Current Algebra on the Conformal Boundary and the Variables of Quantum Gravity

Abstract

I argue that scattering theory for massless particles in Minkowski space should be reformulated as a mapping between past and future representations of an algebra of densities on the conformal boundary. These densities are best thought of as living on the momentum space light cone dual to null infinity, which describes the simultaneous eigenstates of the BMS generators. The currents describe the flow of other quantum numbers through the holographic screen at infinity. They are operator valued measures on the momentum light cone, with non-zero support at P = 0, which is necessary to describe finite flows of total momentum, with zero energy-momentum density, on the asymptotic holographic screen. Jet states, the closest approximation to the conventional notion of asymptotic particle state, have finite momentum flowing out through spherical caps of finite opening angle, with the zero momentum currents vanishing in annuli surrounding these caps.
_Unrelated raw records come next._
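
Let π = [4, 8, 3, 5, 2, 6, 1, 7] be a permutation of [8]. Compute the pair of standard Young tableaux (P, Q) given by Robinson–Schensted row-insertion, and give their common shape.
P = [1, 5, 6, 7] / [2, 8] / [3] / [4];  Q = [1, 2, 6, 8] / [3, 4] / [5] / [7];  common shape = (4, 2, 1, 1)

Row-insert the values π_1, π_2, … into P one at a time, bumping the leftmost entry strictly greater than the inserted value down to the next row. The recording tableau Q records, in position (i, j), the step at which that cell was added to P.
  Insert 4 (step 1): P = [4];  Q = [1]
  Insert 8 (step 2): P = [4, 8];  Q = [1, 2]
  Insert 3 (step 3): P = [3, 8] / [4];  Q = [1, 2] / [3]
  Insert 5 (step 4): P = [3, 5] / [4, 8];  Q = [1, 2] / [3, 4]
  Insert 2 (step 5): P = [2, 5] / [3, 8] / [4];  Q = [1, 2] / [3, 4] / [5]
  Insert 6 (step 6): P = [2, 5, 6] / [3, 8] / [4];  Q = [1, 2, 6] / [3, 4] / [5]
  Insert 1 (step 7): P = [1, 5, 6] / [2, 8] / [3] / [4];  Q = [1, 2, 6] / [3, 4] / [5] / [7]
  Insert 7 (step 8): P = [1, 5, 6, 7] / [2, 8] / [3] / [4];  Q = [1, 2, 6, 8] / [3, 4] / [5] / [7]
Final shape: (4, 2, 1, 1).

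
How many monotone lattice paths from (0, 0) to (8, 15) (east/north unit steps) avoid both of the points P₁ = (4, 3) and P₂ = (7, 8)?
Number of paths = 390814

Inclusion–exclusion. Total paths: C(23, 8) = 490314. Through P₁: C(7, 4)·C(16, 4) = 63700. Through P₂: C(15, 7)·C(8, 1) = 51480. Since P₁ is strictly southwest of P₂, a monotone path through both must visit P₁ then P₂; paths through both = C(7, 4)·C(8, 3)·C(8, 1) = 15680. Avoid both = 490314 − 63700 − 51480 + 15680 = 390814.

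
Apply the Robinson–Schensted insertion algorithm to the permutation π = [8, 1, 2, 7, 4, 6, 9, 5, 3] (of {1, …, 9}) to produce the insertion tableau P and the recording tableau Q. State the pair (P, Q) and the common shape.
P = [1, 2, 3, 5, 9] / [4] / [6] / [7] / [8];  Q = [1, 3, 4, 6, 7] / [2] / [5] / [8] / [9];  common shape = (5, 1, 1, 1, 1)

Row-insert the values π_1, π_2, … into P one at a time, bumping the leftmost entry strictly greater than the inserted value down to the next row. The recording tableau Q records, in position (i, j), the step at which that cell was added to P.
  Insert 8 (step 1): P = [8];  Q = [1]
  Insert 1 (step 2): P = [1] / [8];  Q = [1] / [2]
  Insert 2 (step 3): P = [1, 2] / [8];  Q = [1, 3] / [2]
  Insert 7 (step 4): P = [1, 2, 7] / [8];  Q = [1, 3, 4] / [2]
  Insert 4 (step 5): P = [1, 2, 4] / [7] / [8];  Q = [1, 3, 4] / [2] / [5]
  Insert 6 (step 6): P = [1, 2, 4, 6] / [7] / [8];  Q = [1, 3, 4, 6] / [2] / [5]
  Insert 9 (step 7): P = [1, 2, 4, 6, 9] / [7] / [8];  Q = [1, 3, 4, 6, 7] / [2] / [5]
  Insert 5 (step 8): P = [1, 2, 4, 5, 9] / [6] / [7] / [8];  Q = [1, 3, 4, 6, 7] / [2] / [5] / [8]
  Insert 3 (step 9): P = [1, 2, 3, 5, 9] / [4] / [6] / [7] / [8];  Q = [1, 3, 4, 6, 7] / [2] / [5] / [8] / [9]
Final shape: (5, 1, 1, 1, 1).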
Although these notions are valid both in field theory and quantum gravity, I'll argue that they form the basis for understanding the holographic/covariant entropy principle in the latter framework, where the densities form a complete set of operators. The variables on a finite area holographic screen are restrictions of those at infinity. The restriction is implemented by a cutoff on the Euclidean Dirac spectrum on the screen, which is a generalized UV/IR correspondence.